Misurare gli impatti sulla biodiversità per orientare industria e finanza

Secondo GreenBiz, partner di Materia Rinnovabile, ci sono numerose iniziative per creare nuovi standard e metriche per includere la biodiversità nei report non finanziari. Ad esempio GRI e l'European Financial Reporting Advisory Group stanno collaborando per rilasciare un aggiornamento dello standard GRI sulla biodiversità entro la fine del 2022. Questo standard è utilizzato da oltre 2000 aziende tra cui Shell, Ferrero, Solvay e Brother. L’unico problema? è auto-rivendicato e non è certificato o verificato da terze parti.
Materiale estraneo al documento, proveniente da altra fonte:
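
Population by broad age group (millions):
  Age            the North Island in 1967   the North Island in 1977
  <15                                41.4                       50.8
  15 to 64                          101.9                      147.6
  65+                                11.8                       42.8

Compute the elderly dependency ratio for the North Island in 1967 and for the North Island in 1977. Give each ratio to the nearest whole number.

the North Island in 1967: 11.8 / 101.9 × 100 = 12
the North Island in 1977: 42.8 / 147.6 × 100 = 29

the North Island in 1967: 12
the North Island in 1977: 29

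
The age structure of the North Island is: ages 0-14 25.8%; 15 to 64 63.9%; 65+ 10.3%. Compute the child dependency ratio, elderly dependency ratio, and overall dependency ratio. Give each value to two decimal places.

Youth dependency ratio = 25.8 / 63.9 × 100 = 40.38
Old-age dependency ratio = 10.3 / 63.9 × 100 = 16.12
Total dependency ratio = (25.8 + 10.3) / 63.9 × 100 = 36.1 / 63.9 × 100 = 56.49

Youth dependency ratio: 40.38
Old-age dependency ratio: 16.12
Total dependency ratio: 56.49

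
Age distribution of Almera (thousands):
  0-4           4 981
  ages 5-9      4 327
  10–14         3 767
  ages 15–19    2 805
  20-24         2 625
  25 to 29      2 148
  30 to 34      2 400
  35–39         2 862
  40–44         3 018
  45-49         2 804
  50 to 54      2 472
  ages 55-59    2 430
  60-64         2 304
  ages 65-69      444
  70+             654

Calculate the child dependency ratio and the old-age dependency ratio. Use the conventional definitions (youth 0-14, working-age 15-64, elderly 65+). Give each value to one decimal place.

Youth dependency ratio: 50.5
Old-age dependency ratio: 4.2

0–14: 4 981 + 4 327 + 3 767 = 13 075
15–64: 2 805 + 2 625 + 2 148 + 2 400 + 2 862 + 3 018 + 2 804 + 2 472 + 2 430 + 2 304 = 25 868
65+: 444 + 654 = 1 098
Youth dependency ratio = 13 075 / 25 868 × 100 = 50.5
Old-age dependency ratio = 1 098 / 25 868 × 100 = 4.2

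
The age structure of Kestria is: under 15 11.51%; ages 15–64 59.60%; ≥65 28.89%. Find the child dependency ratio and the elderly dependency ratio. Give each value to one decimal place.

Youth dependency ratio = 11.51 / 59.60 × 100 = 19.3
Old-age dependency ratio = 28.89 / 59.60 × 100 = 48.5

Youth dependency ratio: 19.3
Old-age dependency ratio: 48.5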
Il mondo finanziario, tramite la TNFD, la Taskforce on Nature-related Financial Disclosures, ha annunciato la realizzazione di un framework per gli investimenti rispettosi della biodiversità che spera aiuterà le aziende a spostare gli investimenti dalle attività ad impatto negativo sul la natura. Nel board ci sono società come Bank of America, BlackRock, HSBC, Tata Steel, Natura e Moody's. Si sono incontrati per la prima volta nell'ottobre 2021 e stanno pianificando di fornire una versione beta di questo framework entro l'inizio del 2022. Plachino gli animi coloro che non si fidano delle corporation: alla guida del team c’è Elizabeth Mrema, assistente segretario generale delle Nazioni Unite e segretario esecutivo della Convenzione delle Nazioni Unite sulla diversità biologica (CBD).
Anch
e CDP (Carbon-Discloruse Project), diventata gold standard nel reporting delle emissioni di CO2 aziendali, ha realizzato un sistema di analisi per le aziende che vogliono conoscere i propri impatti sulla biodiversità. Il sistema sarà basato sugli standard del GRI e sul framework del TNFD. Ma questo è solo un inizio. Servono leggi, direttive regolamenti, sistemi di watchdog indipendenti. Altrimenti è solo greenwashing.
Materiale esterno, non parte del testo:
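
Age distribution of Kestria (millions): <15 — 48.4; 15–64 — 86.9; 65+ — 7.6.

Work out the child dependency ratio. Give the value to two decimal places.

Youth dependency ratio = 48.4 / 86.9 × 100 = 55.70

Youth dependency ratio: 55.70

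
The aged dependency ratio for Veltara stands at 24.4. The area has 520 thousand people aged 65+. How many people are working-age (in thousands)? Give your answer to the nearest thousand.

Working-age: 2 131

Old-age dependency ratio = elderly / working-age × 100
24.4 = 520 / W × 100
⇒ 2 131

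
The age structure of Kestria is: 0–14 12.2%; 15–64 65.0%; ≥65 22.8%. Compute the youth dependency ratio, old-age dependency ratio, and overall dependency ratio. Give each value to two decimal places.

Youth dependency ratio = 12.2 / 65.0 × 100 = 18.77
Old-age dependency ratio = 22.8 / 65.0 × 100 = 35.08
Total dependency ratio = (12.2 + 22.8) / 65.0 × 100 = 35.0 / 65.0 × 100 = 53.85

Youth dependency ratio: 18.77
Old-age dependency ratio: 35.08
Total dependency ratio: 53.85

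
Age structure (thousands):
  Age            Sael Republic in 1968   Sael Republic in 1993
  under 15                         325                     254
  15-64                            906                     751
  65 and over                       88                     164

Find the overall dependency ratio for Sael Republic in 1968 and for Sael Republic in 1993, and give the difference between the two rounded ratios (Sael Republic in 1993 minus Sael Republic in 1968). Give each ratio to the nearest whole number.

Sael Republic in 1968: 46
Sael Republic in 1993: 56
Difference: +10

Sael Republic in 1968: (325 + 88) / 906 × 100 = 413 / 906 × 100 = 46
Sael Republic in 1993: (254 + 164) / 751 × 100 = 418 / 751 × 100 = 56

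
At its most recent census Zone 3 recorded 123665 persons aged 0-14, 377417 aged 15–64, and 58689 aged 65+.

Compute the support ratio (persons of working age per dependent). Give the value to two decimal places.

Support ratio: 2.07

Support ratio = 377417 / (123665 + 58689) = 377417 / 182354 = 2.07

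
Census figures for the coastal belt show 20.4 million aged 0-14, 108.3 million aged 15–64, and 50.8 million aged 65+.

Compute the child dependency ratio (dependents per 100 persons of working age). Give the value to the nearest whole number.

Youth dependency ratio = 20.4 / 108.3 × 100 = 19

Youth dependency ratio: 19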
Un tema sicuramente affascinante, quello della biodiversità, che dovrà necessariamente trovare visibilità nelle discussioni colte così come a livello popolare. Dalla stampa ai film (sull’onda di Don’t Look Up), dai giornali alle conferenze di settore è il momento di tornare a parlare seriamente di questo tema. Parliamo di aria pulita, acqua non contaminata, medicine, nutrimento per il nostro corpo, lotta alle pandemie. Non dimentichiamolo: senza l’insensato assalto alla natura oggi non saremmo qua a piangere le miserie del Sars-Cov2. E non è detto che questa sia l’ultima zoonosi. Meglio iniziare a prendere seriamente in considerazione la questione.